Here is an example where the entrepreneur, Palmer Luckey did great by selling his venture to Facebook. His crowdfunding angels did not do as well. The reality is that early-stage VCs fare well because they have the clout to control the venture and the resources to be the early dominators of an emerging industry. Most of the others in the venture funding chain do not do as well. So, crowds may have to be satisfied with non-financial returns. Crowdfunding sites are a great tool for entrepreneurs to raise capital from many investors without loss of control. But whether these sites are great for investors is debatable. Given that about 2% of VCs earn about 95% of VC profits suggests that 98% of VCs do not earn much. And VCs have more clout than crowds to negotiate a better deal. Early VCs often have the right to change CEOs to recruit professionals if the entrepreneur is not capable, and they invest much later than crowds and angels when the risk is significantly reduced.
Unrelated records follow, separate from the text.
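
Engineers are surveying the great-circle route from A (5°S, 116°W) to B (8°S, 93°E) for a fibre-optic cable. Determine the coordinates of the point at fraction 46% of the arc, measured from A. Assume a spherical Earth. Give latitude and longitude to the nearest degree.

≈ (24°S, 176°E)

Write both endpoints as unit vectors p₁, p₂ with components (cos φ cos λ, cos φ sin λ, sin φ).
The central angle between the endpoints is δ = arccos(p₁·p₂) ≈ 2.588 rad (148.3°).
Interpolate at f = 0.46 with slerp weights a = sin((1−f)δ)/sin δ ≈ 1.874, b = sin(fδ)/sin δ ≈ 1.766.
p = a·p₁ + b·p₂ ≈ (-0.910, 0.069, -0.409); φ = arcsin(p_z) ≈ -24.15°, λ = atan2(p_y, p_x) ≈ 175.66°.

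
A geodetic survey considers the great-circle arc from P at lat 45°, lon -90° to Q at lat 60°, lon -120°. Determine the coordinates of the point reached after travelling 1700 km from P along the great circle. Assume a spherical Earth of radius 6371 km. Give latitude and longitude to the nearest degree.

≈ lat 56°, lon -107°

From cos δ = sin φ₁ sin φ₂ + cos φ₁ cos φ₂ cos Δλ, the central angle is δ ≈ 0.406 rad (23.3°). The total great-circle distance is δ·R ≈ 0.406 × 6371 ≈ 2589 km, so the target fraction is f = 1700/2589 ≈ 0.657.
Interpolate at f ≈ 0.657 with slerp weights a = sin((1−f)δ)/sin δ ≈ 0.352, b = sin(fδ)/sin δ ≈ 0.667.
p = a·p₁ + b·p₂ ≈ (-0.167, -0.538, 0.827); φ = arcsin(p_z) ≈ 55.74°, λ = atan2(p_y, p_x) ≈ -107.23°.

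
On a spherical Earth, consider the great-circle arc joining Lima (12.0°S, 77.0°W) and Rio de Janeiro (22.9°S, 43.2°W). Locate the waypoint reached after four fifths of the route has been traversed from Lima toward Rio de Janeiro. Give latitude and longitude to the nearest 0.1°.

≈ 21.2°S, 50.3°W

Convert each endpoint to a unit vector on the sphere (x = cos φ cos λ, y = cos φ sin λ, z = sin φ).
The central angle between the endpoints is δ = arccos(p₁·p₂) ≈ 0.592 rad (33.9°).
Interpolate at f = 4/5 with slerp weights a = sin((1−f)δ)/sin δ ≈ 0.212, b = sin(fδ)/sin δ ≈ 0.817.
p = a·p₁ + b·p₂ ≈ (0.595, -0.717, -0.362); φ = arcsin(p_z) ≈ -21.23°, λ = atan2(p_y, p_x) ≈ -50.30°.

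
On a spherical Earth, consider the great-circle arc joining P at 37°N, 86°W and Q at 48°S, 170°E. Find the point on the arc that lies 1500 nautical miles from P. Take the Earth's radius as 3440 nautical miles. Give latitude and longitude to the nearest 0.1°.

From cos δ = sin φ₁ sin φ₂ + cos φ₁ cos φ₂ cos Δλ, the central angle is δ ≈ 2.185 rad (125.2°). The total great-circle distance is δ·R ≈ 2.185 × 3440 ≈ 7517 nmi, so the target fraction is f = 1500/7517 ≈ 0.200.
Interpolate at f ≈ 0.200 with slerp weights a = sin((1−f)δ)/sin δ ≈ 1.204, b = sin(fδ)/sin δ ≈ 0.517.
p = a·p₁ + b·p₂ ≈ (-0.274, -0.900, 0.341); φ = arcsin(p_z) ≈ 19.92°, λ = atan2(p_y, p_x) ≈ -106.91°.

≈ 19.9°N, 106.9°W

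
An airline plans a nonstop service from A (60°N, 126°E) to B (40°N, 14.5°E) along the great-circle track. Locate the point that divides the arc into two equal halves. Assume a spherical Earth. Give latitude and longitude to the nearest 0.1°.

Write both endpoints as unit vectors p₁, p₂ with components (cos φ cos λ, cos φ sin λ, sin φ).
The central angle between the endpoints is δ = arccos(p₁·p₂) ≈ 1.141 rad (65.4°).
Interpolate at f = 1/2 with slerp weights a = sin((1−f)δ)/sin δ ≈ 0.594, b = sin(fδ)/sin δ ≈ 0.594.
p = a·p₁ + b·p₂ ≈ (0.266, 0.354, 0.896); φ = arcsin(p_z) ≈ 63.70°, λ = atan2(p_y, p_x) ≈ 53.10°.

≈ (63.7°N, 53.1°E)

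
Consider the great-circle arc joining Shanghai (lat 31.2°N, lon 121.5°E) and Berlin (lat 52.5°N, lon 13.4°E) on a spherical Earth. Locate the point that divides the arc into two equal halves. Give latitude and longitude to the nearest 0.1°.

≈ lat 56.1°N, lon 80.5°E

Convert each endpoint to a unit vector on the sphere (x = cos φ cos λ, y = cos φ sin λ, z = sin φ).
The central angle between the endpoints is δ = arccos(p₁·p₂) ≈ 1.319 rad (75.6°).
Interpolate at f = 1/2 with slerp weights a = sin((1−f)δ)/sin δ ≈ 0.633, b = sin(fδ)/sin δ ≈ 0.633.
p = a·p₁ + b·p₂ ≈ (0.092, 0.551, 0.830); φ = arcsin(p_z) ≈ 56.06°, λ = atan2(p_y, p_x) ≈ 80.53°.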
Few angels win in venture financing.
#4. The odds of investing success if you invest because you like the entrepreneur.
Only if you have Bezos’s instincts – given that VCs, the major professionals in early-stage VC fail on 80% of their deals. Most billion-dollar entrepreneurs succeeded due to their skills, but it is tough to evaluate skills until there is proof of potential – not just a pitch deck. About 10 VCs rejected Apple because they were not impressed with Jobs, and the board fired Jobs. So, if you like the entrepreneur, feel free to invest. But be prepared to lose your investment due to the high risk. And be prepared for the entrepreneur to dilute your interests when the venture can attract venture capital. Also, be prepared for the entrepreneur to find a “better class” of friends and family when the venture takes off.
MY TAKE: It would be great if journalists who tout crowd funding and angel investing studied the odds and made sure that crowds and angels know the risks. There is a difference between buying a lottery ticket and “investing” all your savings in lottery tickets.
So, is Bezos smart or lucky? No one can deny that he is smart. But is he also lucky? He won the “ovarian lottery” as Buffett so eloquently put it. Bezos was born in the right place, with the right genes and skills, and at the right time to jump on the emerging Internet trend for which he was supremely qualified. And Google turned out to be one of the greatest investments of all time. Is that brilliance or sheer luck?